One third of food produced for human consumption is lost or wasted.

Food waste is in vogue at the moment. Some are taking real visionary steps to tackle this issue, just look at Tesco’s food waste strategy.  Tesco is identifying waste produced across the value chain, including the retail stage. By doing this, they’re acknowledging they’re part of the problem. But, they’re the exception. Other producers and retailers are tinkering around the edges, spending thousands to come up with their own definitions of food waste, even though exciting projects – like FUSIONS, which many of them have signed up to – do the same. Too many are still saying it’s not their responsibility; it’s consumers who drive change and they only respond to their demands. A cynic would say it’s an excuse for inaction.

Waste is about more than the amount of food which never reaches consumers or is thrown away along the value chain. It’s about how we value food. We never used to waste food. This is a modern phenomena. Over the past few decades we have changed our eating habits, shops have evolved, and we farm in a more industrialised way. It seems we’re getting more removed from where food comes from, and as we do we waste more.

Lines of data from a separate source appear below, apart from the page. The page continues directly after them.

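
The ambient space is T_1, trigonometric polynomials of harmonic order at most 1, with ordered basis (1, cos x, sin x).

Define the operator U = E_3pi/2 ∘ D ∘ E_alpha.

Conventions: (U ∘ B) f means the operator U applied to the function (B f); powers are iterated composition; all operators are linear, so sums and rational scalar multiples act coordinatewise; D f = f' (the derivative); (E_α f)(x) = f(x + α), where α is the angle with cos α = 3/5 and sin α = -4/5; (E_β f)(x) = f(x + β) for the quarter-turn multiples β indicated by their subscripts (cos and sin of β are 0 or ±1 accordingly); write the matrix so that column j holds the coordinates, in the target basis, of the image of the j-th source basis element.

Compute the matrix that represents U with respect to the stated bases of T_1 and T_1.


image of 1: 0
image of cos x: (3/5)cos x + (4/5)sin x
image of sin x: -(4/5)cos x + (3/5)sin x
each image's coordinates form column j of the matrix

the matrix is [[0, 0, 0]; [0, 3/5, -4/5]; [0, 4/5, 3/5]] (rows listed top to bottom)


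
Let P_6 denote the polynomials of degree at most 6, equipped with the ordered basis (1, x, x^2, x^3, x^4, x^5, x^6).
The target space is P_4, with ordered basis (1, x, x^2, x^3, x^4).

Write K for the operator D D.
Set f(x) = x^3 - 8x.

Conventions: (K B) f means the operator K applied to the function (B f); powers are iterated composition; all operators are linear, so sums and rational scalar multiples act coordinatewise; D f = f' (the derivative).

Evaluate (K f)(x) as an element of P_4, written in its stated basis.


D f = 3x^2 - 8
D D f = 6x

the image equals g(x) = 6x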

This is before we look at the real cost of our food waste. Globally, we waste about a third of our food. This costs money. It costs to grow it, to harvest it, to process it, to sell it and to buy it. Essentially we are throwing away money. If we stopped wasting food we would save money, we would alleviate pressure on the global ecosystem, which we often forget provides us with services that would cost billions to replicate artificially.

So, will addressing food waste alone reduce our greenhouse gas emissions?

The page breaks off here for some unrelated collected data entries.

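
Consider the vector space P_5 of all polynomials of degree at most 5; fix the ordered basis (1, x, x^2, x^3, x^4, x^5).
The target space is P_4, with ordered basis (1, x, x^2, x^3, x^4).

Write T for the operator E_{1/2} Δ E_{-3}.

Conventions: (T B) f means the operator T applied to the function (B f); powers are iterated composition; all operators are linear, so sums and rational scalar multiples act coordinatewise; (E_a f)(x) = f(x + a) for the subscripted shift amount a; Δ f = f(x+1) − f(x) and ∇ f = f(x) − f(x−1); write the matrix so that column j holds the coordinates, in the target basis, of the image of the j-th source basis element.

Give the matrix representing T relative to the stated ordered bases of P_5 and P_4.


the matrix is [[0, 1, -4, 49/4, -34, 1441/16]; [0, 0, 2, -12, 49, -170]; [0, 0, 0, 3, -24, 245/2]; [0, 0, 0, 0, 4, -40]; [0, 0, 0, 0, 0, 5]] (rows listed top to bottom)

image of 1: 0
image of x: 1
image of x^2: 2x - 4
image of x^3: 3x^2 - 12x + 49/4
image of x^4: 4x^3 - 24x^2 + 49x - 34
image of x^5: 5x^4 - 40x^3 + (245/2)x^2 - 170x + 1441/16
each image's coordinates form column j of the matrix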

Yes and no. it easy to forget that when you throw away food you are throwing away water, land, labour, nitrogen, oil, money and our taxes (in the form of subsidies and tax breaks). Not all food is created equal; a piece of meat far outweighs the footprint of a vegetable. By reducing food waste we will of course reduce our greenhouse gas emission and take a small step towards tackling climate change. We will also reduce our water footprint and alleviate pressure on land to find new places for agriculture.

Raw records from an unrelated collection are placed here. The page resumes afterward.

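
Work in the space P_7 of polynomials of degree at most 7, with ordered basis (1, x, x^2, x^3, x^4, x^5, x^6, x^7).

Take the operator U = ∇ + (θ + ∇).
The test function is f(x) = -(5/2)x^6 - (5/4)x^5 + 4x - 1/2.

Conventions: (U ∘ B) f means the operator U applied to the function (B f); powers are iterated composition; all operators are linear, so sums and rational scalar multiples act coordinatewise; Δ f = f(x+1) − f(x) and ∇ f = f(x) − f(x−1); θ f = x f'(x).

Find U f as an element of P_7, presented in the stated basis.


∇ f = -15x^5 + (125/4)x^4 - (75/2)x^3 + 25x^2 - (35/4)x + 21/4
θ f = -15x^6 - (25/4)x^5 + 4x
∇ f = -15x^5 + (125/4)x^4 - (75/2)x^3 + 25x^2 - (35/4)x + 21/4
(θ + ∇) f = -15x^6 - (85/4)x^5 + (125/4)x^4 - (75/2)x^3 + 25x^2 - (19/4)x + 21/4
(∇ + (θ + ∇)) f = -15x^6 - (145/4)x^5 + (125/2)x^4 - 75x^3 + 50x^2 - (27/2)x + 21/2

the image equals g(x) = -15x^6 - (145/4)x^5 + (125/2)x^4 - 75x^3 + 50x^2 - (27/2)x + 21/2


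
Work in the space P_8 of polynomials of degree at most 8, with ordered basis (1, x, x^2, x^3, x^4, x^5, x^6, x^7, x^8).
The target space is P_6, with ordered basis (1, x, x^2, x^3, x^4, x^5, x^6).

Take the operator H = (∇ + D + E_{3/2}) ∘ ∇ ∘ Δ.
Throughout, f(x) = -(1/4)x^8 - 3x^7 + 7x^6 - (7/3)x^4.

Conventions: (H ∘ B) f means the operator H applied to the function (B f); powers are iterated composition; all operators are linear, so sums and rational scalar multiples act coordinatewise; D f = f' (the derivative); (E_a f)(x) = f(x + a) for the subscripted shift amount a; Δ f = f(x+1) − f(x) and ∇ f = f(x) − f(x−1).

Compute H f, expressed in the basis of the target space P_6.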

However, this alone is nowhere near enough. Food is a large part of our land, water, nitrogen and carbon footprints. We need to take action throughout the food system. The key driver behind what we grow, what is stocked in the shops and what we throw away is our eating habits. In the EU we eat more meat, dairy and sugar per capita than ever before. We don’t eat enough vegetables or whole grains. We eat more of the high input foods than are recommended and not enough of the low input ones.

How we gow, sell and treat our food is a modern invention. Which might mean it’s not too late to identify the negative aspects and counter them. We should avoid exporting our eating habits to the rest of the world. Do emerging economies really want to adopt such as wasteful food system that takes people away from nature and results in health threats such as obesity and diabetes? And, we need to make a move towards a diet that is two-thirds plant based and one-third animal based and/or highly processed.

It’s a reverse of what we eat at the moment. This change will reduce our foodprint, more so than just eliminating waste from the system. It is only through such as shift we’ll we be able to move to a low-carbon food system.